We want her to go to jail. But not for that.
Berkeley hosts Judy Miller. Extremely tenuous defenses of her WMD reportage ensue:
Miller’s position, as she repeated several times during the Berkeley event and during an interview earlier that day for KQED “Forum,” is “You go with what you’ve got.” She was referring both to her WMD sources and the questionable whistle-blowers she is protecting, but it’s a statement her critics ought to keep in mind. Miller may be an imperfect martyr for the First Amendment cause, but with 15 other journalists battling a secrecy-loving government over their own confidential sources, you go with what you’ve got.
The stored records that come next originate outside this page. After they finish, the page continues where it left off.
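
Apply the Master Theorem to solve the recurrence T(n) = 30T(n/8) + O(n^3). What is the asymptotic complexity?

Master Theorem for T(n) = 30T(n/8) + O(n^3):

a = 30, b = 8, c = 3
log_b(a) = log_8(30) = 1.6356

Case 3: c = 3 > log_8(30) = 1.6356
T(n) = O(n^3) = O(n^3)

For T(n) = 30T(n/8) + O(n^3): log_8(30) = 1.6356. This is Case 3 of the Master Theorem (c > log_b(a), work dominated by root), giving O(n^3).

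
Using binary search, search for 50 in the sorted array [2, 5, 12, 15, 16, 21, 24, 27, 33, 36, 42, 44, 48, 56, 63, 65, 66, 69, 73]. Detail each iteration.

Binary search for 50 in [2, 5, 12, 15, 16, 21, 24, 27, 33, 36, 42, 44, 48, 56, 63, 65, 66, 69, 73]:

lo=0, hi=18, mid=9, arr[mid]=36 -> 36 < 50, search right half
lo=10, hi=18, mid=14, arr[mid]=63 -> 63 > 50, search left half
lo=10, hi=13, mid=11, arr[mid]=44 -> 44 < 50, search right half
lo=12, hi=13, mid=12, arr[mid]=48 -> 48 < 50, search right half
lo=13, hi=13, mid=13, arr[mid]=56 -> 56 > 50, search left half
lo=13 > hi=12, target 50 not found

Binary search determines that 50 is not in the array after 5 comparisons. The search space was exhausted without finding the target.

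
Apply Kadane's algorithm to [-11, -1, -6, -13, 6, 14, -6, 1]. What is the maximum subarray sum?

Using Kadane's algorithm on [-11, -1, -6, -13, 6, 14, -6, 1]:

Scanning through the array:
Position 1 (value -1): max_ending_here = -1, max_so_far = -1
Position 2 (value -6): max_ending_here = -6, max_so_far = -1
Position 3 (value -13): max_ending_here = -13, max_so_far = -1
Position 4 (value 6): max_ending_here = 6, max_so_far = 6
Position 5 (value 14): max_ending_here = 20, max_so_far = 20
Position 6 (value -6): max_ending_here = 14, max_so_far = 20
Position 7 (value 1): max_ending_here = 15, max_so_far = 20

Maximum subarray: [6, 14]
Maximum sum: 20

The maximum subarray is [6, 14] with sum 20. This subarray runs from index 4 to index 5.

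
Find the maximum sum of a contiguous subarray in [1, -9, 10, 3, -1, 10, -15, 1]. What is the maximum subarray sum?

Using Kadane's algorithm on [1, -9, 10, 3, -1, 10, -15, 1]:

Scanning through the array:
Position 1 (value -9): max_ending_here = -8, max_so_far = 1
Position 2 (value 10): max_ending_here = 10, max_so_far = 10
Position 3 (value 3): max_ending_here = 13, max_so_far = 13
Position 4 (value -1): max_ending_here = 12, max_so_far = 13
Position 5 (value 10): max_ending_here = 22, max_so_far = 22
Position 6 (value -15): max_ending_here = 7, max_so_far = 22
Position 7 (value 1): max_ending_here = 8, max_so_far = 22

Maximum subarray: [10, 3, -1, 10]
Maximum sum: 22

The maximum subarray is [10, 3, -1, 10] with sum 22. This subarray runs from index 2 to index 5.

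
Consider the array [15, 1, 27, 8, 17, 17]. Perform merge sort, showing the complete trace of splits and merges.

Merge sort trace:

Split: [15, 1, 27, 8, 17, 17] -> [15, 1, 27] and [8, 17, 17]
  Split: [15, 1, 27] -> [15] and [1, 27]
    Split: [1, 27] -> [1] and [27]
    Merge: [1] + [27] -> [1, 27]
  Merge: [15] + [1, 27] -> [1, 15, 27]
  Split: [8, 17, 17] -> [8] and [17, 17]
    Split: [17, 17] -> [17] and [17]
    Merge: [17] + [17] -> [17, 17]
  Merge: [8] + [17, 17] -> [8, 17, 17]
Merge: [1, 15, 27] + [8, 17, 17] -> [1, 8, 15, 17, 17, 27]

Final sorted array: [1, 8, 15, 17, 17, 27]

The merge sort proceeds by recursively splitting the array and merging sorted halves.
After all merges, the sorted array is [1, 8, 15, 17, 17, 27].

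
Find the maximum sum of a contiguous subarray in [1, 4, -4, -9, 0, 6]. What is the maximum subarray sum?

Using Kadane's algorithm on [1, 4, -4, -9, 0, 6]:

Scanning through the array:
Position 1 (value 4): max_ending_here = 5, max_so_far = 5
Position 2 (value -4): max_ending_here = 1, max_so_far = 5
Position 3 (value -9): max_ending_here = -8, max_so_far = 5
Position 4 (value 0): max_ending_here = 0, max_so_far = 5
Position 5 (value 6): max_ending_here = 6, max_so_far = 6

Maximum subarray: [0, 6]
Maximum sum: 6

The maximum subarray is [0, 6] with sum 6. This subarray runs from index 4 to index 5.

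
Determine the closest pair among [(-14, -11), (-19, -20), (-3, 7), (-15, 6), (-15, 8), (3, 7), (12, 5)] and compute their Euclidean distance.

Computing all pairwise distances among 7 points:

d((-14, -11), (-19, -20)) = 10.2956
d((-14, -11), (-3, 7)) = 21.095
d((-14, -11), (-15, 6)) = 17.0294
d((-14, -11), (-15, 8)) = 19.0263
d((-14, -11), (3, 7)) = 24.7588
d((-14, -11), (12, 5)) = 30.5287
d((-19, -20), (-3, 7)) = 31.3847
d((-19, -20), (-15, 6)) = 26.3059
d((-19, -20), (-15, 8)) = 28.2843
d((-19, -20), (3, 7)) = 34.8281
d((-19, -20), (12, 5)) = 39.8246
d((-3, 7), (-15, 6)) = 12.0416
d((-3, 7), (-15, 8)) = 12.0416
d((-3, 7), (3, 7)) = 6.0
d((-3, 7), (12, 5)) = 15.1327
d((-15, 6), (-15, 8)) = 2.0 <-- minimum
d((-15, 6), (3, 7)) = 18.0278
d((-15, 6), (12, 5)) = 27.0185
d((-15, 8), (3, 7)) = 18.0278
d((-15, 8), (12, 5)) = 27.1662
d((3, 7), (12, 5)) = 9.2195

Closest pair: (-15, 6) and (-15, 8) with distance 2.0

The closest pair is (-15, 6) and (-15, 8) with Euclidean distance 2.0. For 7 points, brute-force pairwise comparison is shown above. For large n, the divide-and-conquer algorithm (sort by x, recurse on halves, check the dividing strip) achieves O(n log n).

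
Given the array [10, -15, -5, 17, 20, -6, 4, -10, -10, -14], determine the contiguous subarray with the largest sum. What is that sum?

Using Kadane's algorithm on [10, -15, -5, 17, 20, -6, 4, -10, -10, -14]:

Scanning through the array:
Position 1 (value -15): max_ending_here = -5, max_so_far = 10
Position 2 (value -5): max_ending_here = -5, max_so_far = 10
Position 3 (value 17): max_ending_here = 17, max_so_far = 17
Position 4 (value 20): max_ending_here = 37, max_so_far = 37
Position 5 (value -6): max_ending_here = 31, max_so_far = 37
Position 6 (value 4): max_ending_here = 35, max_so_far = 37
Position 7 (value -10): max_ending_here = 25, max_so_far = 37
Position 8 (value -10): max_ending_here = 15, max_so_far = 37
Position 9 (value -14): max_ending_here = 1, max_so_far = 37

Maximum subarray: [17, 20]
Maximum sum: 37

The maximum subarray is [17, 20] with sum 37. This subarray runs from index 3 to index 4.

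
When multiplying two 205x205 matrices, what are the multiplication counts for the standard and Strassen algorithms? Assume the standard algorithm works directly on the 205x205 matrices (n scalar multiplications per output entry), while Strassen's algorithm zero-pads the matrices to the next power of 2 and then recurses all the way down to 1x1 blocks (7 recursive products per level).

Matrix multiplication for 205x205 matrices:

Strassen's algorithm requires power-of-2 dimensions. Pad 205x205 to 256x256 (next power of 2).

Standard algorithm: 205^3 = 8615125 multiplications
Strassen's algorithm: 7^(log2(256)) = 7^8 = 5764801 multiplications
Savings: 8615125 - 5764801 = 2850324 multiplications

Standard: 8615125 multiplications (205^3). Strassen: 5764801 multiplications (7^8, after padding to 256x256). Strassen reduces 8 recursive multiplications to 7 at each level.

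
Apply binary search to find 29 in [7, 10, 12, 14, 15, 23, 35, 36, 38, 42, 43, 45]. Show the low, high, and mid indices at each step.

Binary search for 29 in [7, 10, 12, 14, 15, 23, 35, 36, 38, 42, 43, 45]:

lo=0, hi=11, mid=5, arr[mid]=23 -> 23 < 29, search right half
lo=6, hi=11, mid=8, arr[mid]=38 -> 38 > 29, search left half
lo=6, hi=7, mid=6, arr[mid]=35 -> 35 > 29, search left half
lo=6 > hi=5, target 29 not found

Binary search determines that 29 is not in the array after 3 comparisons. The search space was exhausted without finding the target.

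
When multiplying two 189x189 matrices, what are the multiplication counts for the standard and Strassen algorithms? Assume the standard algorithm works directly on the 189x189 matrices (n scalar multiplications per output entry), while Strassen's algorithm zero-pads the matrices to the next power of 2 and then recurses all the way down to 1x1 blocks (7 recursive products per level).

Matrix multiplication for 189x189 matrices:

Strassen's algorithm requires power-of-2 dimensions. Pad 189x189 to 256x256 (next power of 2).

Standard algorithm: 189^3 = 6751269 multiplications
Strassen's algorithm: 7^(log2(256)) = 7^8 = 5764801 multiplications
Savings: 6751269 - 5764801 = 986468 multiplications

Standard: 6751269 multiplications (189^3). Strassen: 5764801 multiplications (7^8, after padding to 256x256). Strassen reduces 8 recursive multiplications to 7 at each level.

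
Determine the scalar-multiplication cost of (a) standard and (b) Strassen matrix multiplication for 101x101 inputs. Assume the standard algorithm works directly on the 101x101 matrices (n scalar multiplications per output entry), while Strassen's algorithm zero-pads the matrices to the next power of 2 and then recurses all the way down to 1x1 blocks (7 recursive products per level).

Matrix multiplication for 101x101 matrices:

Strassen's algorithm requires power-of-2 dimensions. Pad 101x101 to 128x128 (next power of 2).

Standard algorithm: 101^3 = 1030301 multiplications
Strassen's algorithm: 7^(log2(128)) = 7^7 = 823543 multiplications
Savings: 1030301 - 823543 = 206758 multiplications

Standard: 1030301 multiplications (101^3). Strassen: 823543 multiplications (7^7, after padding to 128x128). Strassen reduces 8 recursive multiplications to 7 at each level.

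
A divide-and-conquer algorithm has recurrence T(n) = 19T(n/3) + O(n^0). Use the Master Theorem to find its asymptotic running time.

Master Theorem for T(n) = 19T(n/3) + O(n^0):

a = 19, b = 3, c = 0
log_b(a) = log_3(19) = 2.6801

Case 1: c = 0 < log_3(19) = 2.6801
T(n) = O(n^(log_3 19))

For T(n) = 19T(n/3) + O(n^0): log_3(19) = 2.6801. This is Case 1 of the Master Theorem (c < log_b(a), work dominated by leaves), giving O(n^(log_3 19)).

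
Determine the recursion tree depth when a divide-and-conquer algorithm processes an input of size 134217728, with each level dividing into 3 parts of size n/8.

For divide and conquer with division factor 8:

Problem sizes at each level:
Level 0: 134217728
Level 1: 16777216
Level 2: 2097152
Level 3: 262144
Level 4: 32768
Level 5: 4096
Level 6: 512
Level 7: 64
Level 8: 8
Level 9: 1

The root is level 0 and the size-1 base case is level 9 (the tree spans levels 0 through 9, i.e. 10 levels counting the root), so the depth is the number of divisions: log_8(134217728) = 9

The recursion tree depth is log_8(134217728) = 9. At each level, the problem size is divided by 8, so it takes 9 divisions to reduce to a base case of size 1. The algorithm makes 3 recursive calls at each level.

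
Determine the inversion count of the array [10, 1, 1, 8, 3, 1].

Finding inversions in [10, 1, 1, 8, 3, 1]:

(0, 1): arr[0]=10 > arr[1]=1
(0, 2): arr[0]=10 > arr[2]=1
(0, 3): arr[0]=10 > arr[3]=8
(0, 4): arr[0]=10 > arr[4]=3
(0, 5): arr[0]=10 > arr[5]=1
(3, 4): arr[3]=8 > arr[4]=3
(3, 5): arr[3]=8 > arr[5]=1
(4, 5): arr[4]=3 > arr[5]=1

Total inversions: 8

The array has 8 inversion(s): (0,1), (0,2), (0,3), (0,4), (0,5), (3,4), (3,5), (4,5). Each pair (i,j) satisfies i < j and arr[i] > arr[j].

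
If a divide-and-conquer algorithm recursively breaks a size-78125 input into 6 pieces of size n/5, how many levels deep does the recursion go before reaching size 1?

For divide and conquer with division factor 5:

Problem sizes at each level:
Level 0: 78125
Level 1: 15625
Level 2: 3125
Level 3: 625
Level 4: 125
Level 5: 25
Level 6: 5
Level 7: 1

The root is level 0 and the size-1 base case is level 7 (the tree spans levels 0 through 7, i.e. 8 levels counting the root), so the depth is the number of divisions: log_5(78125) = 7

The recursion tree depth is log_5(78125) = 7. At each level, the problem size is divided by 5, so it takes 7 divisions to reduce to a base case of size 1. The algorithm makes 6 recursive calls at each level.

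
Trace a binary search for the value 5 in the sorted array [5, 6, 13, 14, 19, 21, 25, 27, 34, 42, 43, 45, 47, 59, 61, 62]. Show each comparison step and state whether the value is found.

Binary search for 5 in [5, 6, 13, 14, 19, 21, 25, 27, 34, 42, 43, 45, 47, 59, 61, 62]:

lo=0, hi=15, mid=7, arr[mid]=27 -> 27 > 5, search left half
lo=0, hi=6, mid=3, arr[mid]=14 -> 14 > 5, search left half
lo=0, hi=2, mid=1, arr[mid]=6 -> 6 > 5, search left half
lo=0, hi=0, mid=0, arr[mid]=5 -> Found target at index 0!

Binary search finds 5 at index 0 after 4 comparisons. The search repeatedly halves the search space by comparing with the middle element.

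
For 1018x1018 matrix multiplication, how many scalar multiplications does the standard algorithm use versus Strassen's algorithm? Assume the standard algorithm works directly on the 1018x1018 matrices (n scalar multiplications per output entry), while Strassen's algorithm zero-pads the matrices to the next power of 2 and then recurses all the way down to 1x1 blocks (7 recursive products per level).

Matrix multiplication for 1018x1018 matrices:

Strassen's algorithm requires power-of-2 dimensions. Pad 1018x1018 to 1024x1024 (next power of 2).

Standard algorithm: 1018^3 = 1054977832 multiplications
Strassen's algorithm: 7^(log2(1024)) = 7^10 = 282475249 multiplications
Savings: 1054977832 - 282475249 = 772502583 multiplications

Standard: 1054977832 multiplications (1018^3). Strassen: 282475249 multiplications (7^10, after padding to 1024x1024). Strassen reduces 8 recursive multiplications to 7 at each level.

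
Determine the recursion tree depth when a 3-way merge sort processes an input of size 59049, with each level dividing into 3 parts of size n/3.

For divide and conquer with division factor 3:

Problem sizes at each level:
Level 0: 59049
Level 1: 19683
Level 2: 6561
Level 3: 2187
Level 4: 729
Level 5: 243
Level 6: 81
Level 7: 27
Level 8: 9
Level 9: 3
Level 10: 1

The root is level 0 and the size-1 base case is level 10 (the tree spans levels 0 through 10, i.e. 11 levels counting the root), so the depth is the number of divisions: log_3(59049) = 10

The recursion tree depth is log_3(59049) = 10. At each level, the problem size is divided by 3, so it takes 10 divisions to reduce to a base case of size 1. The algorithm makes 3 recursive calls at each level.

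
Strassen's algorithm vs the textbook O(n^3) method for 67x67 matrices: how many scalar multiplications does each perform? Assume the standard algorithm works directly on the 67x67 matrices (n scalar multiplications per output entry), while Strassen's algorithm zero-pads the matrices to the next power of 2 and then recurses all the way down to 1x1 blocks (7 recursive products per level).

Matrix multiplication for 67x67 matrices:

Strassen's algorithm requires power-of-2 dimensions. Pad 67x67 to 128x128 (next power of 2).

Standard algorithm: 67^3 = 300763 multiplications
Strassen's algorithm: 7^(log2(128)) = 7^7 = 823543 multiplications
Difference: 300763 - 823543 = -522780 (Strassen uses MORE here due to padding overhead — for small or just-over-power-of-2 n, padding can outweigh the per-level savings)

Standard: 300763 multiplications (67^3). Strassen: 823543 multiplications (7^7, after padding to 128x128). Strassen reduces 8 recursive multiplications to 7 at each level.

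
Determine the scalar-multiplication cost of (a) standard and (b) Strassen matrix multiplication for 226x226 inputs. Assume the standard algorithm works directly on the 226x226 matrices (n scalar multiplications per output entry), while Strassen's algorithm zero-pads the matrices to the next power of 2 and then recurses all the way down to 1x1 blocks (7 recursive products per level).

Matrix multiplication for 226x226 matrices:

Strassen's algorithm requires power-of-2 dimensions. Pad 226x226 to 256x256 (next power of 2).

Standard algorithm: 226^3 = 11543176 multiplications
Strassen's algorithm: 7^(log2(256)) = 7^8 = 5764801 multiplications
Savings: 11543176 - 5764801 = 5778375 multiplications

Standard: 11543176 multiplications (226^3). Strassen: 5764801 multiplications (7^8, after padding to 256x256). Strassen reduces 8 recursive multiplications to 7 at each level.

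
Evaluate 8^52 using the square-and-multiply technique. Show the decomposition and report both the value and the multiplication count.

Computing 8^52 by squaring (build up from 8^1; each line after the first costs one multiplication):

8^1 = 8
8^2 = (8^1)^2 = 8^2 = 64
8^3 = 8 * 8^2 = 8 * 64 = 512
8^6 = (8^3)^2 = 512^2 = 262144
8^12 = (8^6)^2 = 262144^2 = 68719476736
8^13 = 8 * 8^12 = 8 * 68719476736 = 549755813888
8^26 = (8^13)^2 = 549755813888^2 = 302231454903657293676544
8^52 = (8^26)^2 = 302231454903657293676544^2 = 91343852333181432387730302044767688728495783936

Result: 91343852333181432387730302044767688728495783936
Multiplications needed: 7 (7 lines after 8^1)

8^52 = 91343852333181432387730302044767688728495783936. Using exponentiation by squaring, this requires 7 multiplications. The key idea: if the exponent is even, square the half-power; if odd, multiply by the base once.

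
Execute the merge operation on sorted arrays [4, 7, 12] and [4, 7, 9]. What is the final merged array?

Merging process:

Compare 4 vs 4: take 4 from left. Merged: [4]
Compare 7 vs 4: take 4 from right. Merged: [4, 4]
Compare 7 vs 7: take 7 from left. Merged: [4, 4, 7]
Compare 12 vs 7: take 7 from right. Merged: [4, 4, 7, 7]
Compare 12 vs 9: take 9 from right. Merged: [4, 4, 7, 7, 9]
Append remaining from left: [12]. Merged: [4, 4, 7, 7, 9, 12]

Final merged array: [4, 4, 7, 7, 9, 12]
Total comparisons: 5

The merged array is [4, 4, 7, 7, 9, 12], requiring 5 comparisons. The merge step runs in O(n) time where n is the total number of elements.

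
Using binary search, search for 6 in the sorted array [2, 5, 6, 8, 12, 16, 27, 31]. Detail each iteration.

Binary search for 6 in [2, 5, 6, 8, 12, 16, 27, 31]:

lo=0, hi=7, mid=3, arr[mid]=8 -> 8 > 6, search left half
lo=0, hi=2, mid=1, arr[mid]=5 -> 5 < 6, search right half
lo=2, hi=2, mid=2, arr[mid]=6 -> Found target at index 2!

Binary search finds 6 at index 2 after 3 comparisons. The search repeatedly halves the search space by comparing with the middle element.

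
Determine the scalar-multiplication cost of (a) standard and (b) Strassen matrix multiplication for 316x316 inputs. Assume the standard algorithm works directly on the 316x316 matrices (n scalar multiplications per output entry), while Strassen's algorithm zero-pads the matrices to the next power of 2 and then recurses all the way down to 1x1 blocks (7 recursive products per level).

Matrix multiplication for 316x316 matrices:

Strassen's algorithm requires power-of-2 dimensions. Pad 316x316 to 512x512 (next power of 2).

Standard algorithm: 316^3 = 31554496 multiplications
Strassen's algorithm: 7^(log2(512)) = 7^9 = 40353607 multiplications
Difference: 31554496 - 40353607 = -8799111 (Strassen uses MORE here due to padding overhead — for small or just-over-power-of-2 n, padding can outweigh the per-level savings)

Standard: 31554496 multiplications (316^3). Strassen: 40353607 multiplications (7^9, after padding to 512x512). Strassen reduces 8 recursive multiplications to 7 at each level.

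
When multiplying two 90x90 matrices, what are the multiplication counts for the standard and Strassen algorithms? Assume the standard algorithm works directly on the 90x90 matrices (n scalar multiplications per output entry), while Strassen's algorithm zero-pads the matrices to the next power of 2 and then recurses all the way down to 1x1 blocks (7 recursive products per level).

Matrix multiplication for 90x90 matrices:

Strassen's algorithm requires power-of-2 dimensions. Pad 90x90 to 128x128 (next power of 2).

Standard algorithm: 90^3 = 729000 multiplications
Strassen's algorithm: 7^(log2(128)) = 7^7 = 823543 multiplications
Difference: 729000 - 823543 = -94543 (Strassen uses MORE here due to padding overhead — for small or just-over-power-of-2 n, padding can outweigh the per-level savings)

Standard: 729000 multiplications (90^3). Strassen: 823543 multiplications (7^7, after padding to 128x128). Strassen reduces 8 recursive multiplications to 7 at each level.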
Controversial reporter Judith Miller plans to defend journalism’s role in a democracy—all the way to prison [UC Berkeley News via Romenesko]
We’re willing to defend journalism’s role in a democracy, too—by getting the story right. And if there has to be a first amendment “martyr,” it seems that “what we’ve got” is 14 other journalists who are not Judy Miller.
Also: Miller’s interviewer, Lowell Bergman, answers hostile questions on her behalf:
When “Forum” host Michael Krasny began reading out bare-knuckled e-mails from listeners, Bergman jumped to Miller’s defense before she had a chance to speak. “I don’t think anyone would have said Judy had done anything wrong if weapons of mass destruction had been found,” Bergman said, and later: “To blame the war on Iraq on Judy and Ahmed Chalabi is to give them a lot more power than I think they had.”
Let’s hope that’s not the sort of interviewing technique he’s teaching the Berkeley j-school kids.